L’imagerie scientifique de l’infiniment petit a ouvert d’autres mondes dont Momoko Seto s’empare pour créer des films dont les héros sont des végétaux qui poussent, des champignons qui prolifèrent, des arbres de sel en construction… La bande-son de « Planète A » (2008) utilise les mêmes effets de zoom que l’image, les micro-bruits amplifiés résonnent dans un espace irréel et sombre. On sent la mort à l’œuvre dans le pourrissement du vivant. En l’occurrence, sa désertification, thème que « Planète A » évoque pour rappeler la mer d’Aral en voie de disparition. Cette catastrophe écologique est l’un des autres aspects du paysage contemporain : sa modification par la pollution.

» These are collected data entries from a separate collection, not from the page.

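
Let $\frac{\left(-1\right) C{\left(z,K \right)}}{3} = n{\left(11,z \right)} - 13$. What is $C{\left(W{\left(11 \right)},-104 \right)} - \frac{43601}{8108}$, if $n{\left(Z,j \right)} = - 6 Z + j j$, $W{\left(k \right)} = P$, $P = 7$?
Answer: $\frac{686119}{8108} \approx 84.622$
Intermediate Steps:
$W{\left(k \right)} = 7$
$n{\left(Z,j \right)} = j^{2} - 6 Z$ ($n{\left(Z,j \right)} = - 6 Z + j^{2} = j^{2} - 6 Z$)
$C{\left(z,K \right)} = 237 - 3 z^{2}$ ($C{\left(z,K \right)} = - 3 \left(\left(z^{2} - 66\right) - 13\right) = - 3 \left(\left(-66 + z^{2}\right) - 13\right) = - 3 \left(-79 + z^{2}\right) = 237 - 3 z^{2}$)
$C{\left(W{\left(11 \right)},-104 \right)} - \frac{43601}{8108} = \left(237 - 3 \cdot 7^{2}\right) - \frac{43601}{8108} = \left(237 - 147\right) - \frac{43601}{8108} = 90 - \frac{43601}{8108} = \frac{686119}{8108}$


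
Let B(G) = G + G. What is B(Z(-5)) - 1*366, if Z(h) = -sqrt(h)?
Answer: -366 - 2*I*sqrt(5) ≈ -366.0 - 4.4721*I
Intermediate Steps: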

L’aquarium de « Dune » (Claire Isorni, 2015) renferme une créature perceptible à ses mouvements dans le sable, à l’image d’une nature qui reste perméable à la science. © Sarah Taurinya

Le duo HeHe revisite avec « Absynth » (2018) le diorama, ce dispositif qui dans l’histoire de la peinture préfigurait les installations multimédias, pour nous emmener en forêt : dans une pièce sombre, des sapins morts, rendus vivants par une lumière verte artificielle, des chants d’oiseaux enregistrés, de la (fausse) brume et de l’humidité, tout y est. Une vibration sonore monte et déclenche la séquence, la lumière blanchit, une pluie électrique s’abat, ses bruits se mêlent à la composition sonore oppressante (signée Dinah Bird et Jean-Philippe Renoult) qui finit en montée cardiaque. Avec cette « fiction climatique immersive », on se sent comme l’enfant perdu dans les bois qui perçoit la menace mais ne sait pas d’où elle peut venir. La comptine se répète en boucle pour maintenir l’alerte.

Grâce à l’Internet, nous avons désormais accès à une multitude de visions du paysage : par carte, par satellite, par photographie… Dans la sculpture aux bords acérés de Naïmé Perette, on perçoit ces différentes interprétations comme autant de visions éclatées du monde.


« Exploded Views » (2016) de Naïmé Perette. © Sarah Taurinya

On peut aussi percevoir le réseau des réseaux comme un paysage en soi.

« Dévouring Cartography » (2017), Naïmé Perrette :

David de Tscharner, lui, représente le paysage des portraits et selfies qui défilent sur les réseaux sociaux. Dans « Les Ambassadeurs » (2016), l’artiste suisse les isole, les découpe, les monte, les emprisonne entre les parois de plexiglas pour former des mobiles aux formes organiques, aux mouvements imperceptibles, un paysage monstrueux une fois exclu du flux.

C’est peut-être ce à quoi invite l’exposition « Paysage-fiction » : s’affranchir de la vitesse des technologies pour s’attarder à la contemplation, prendre le temps du regard pour renouer avec notre propre temporalité.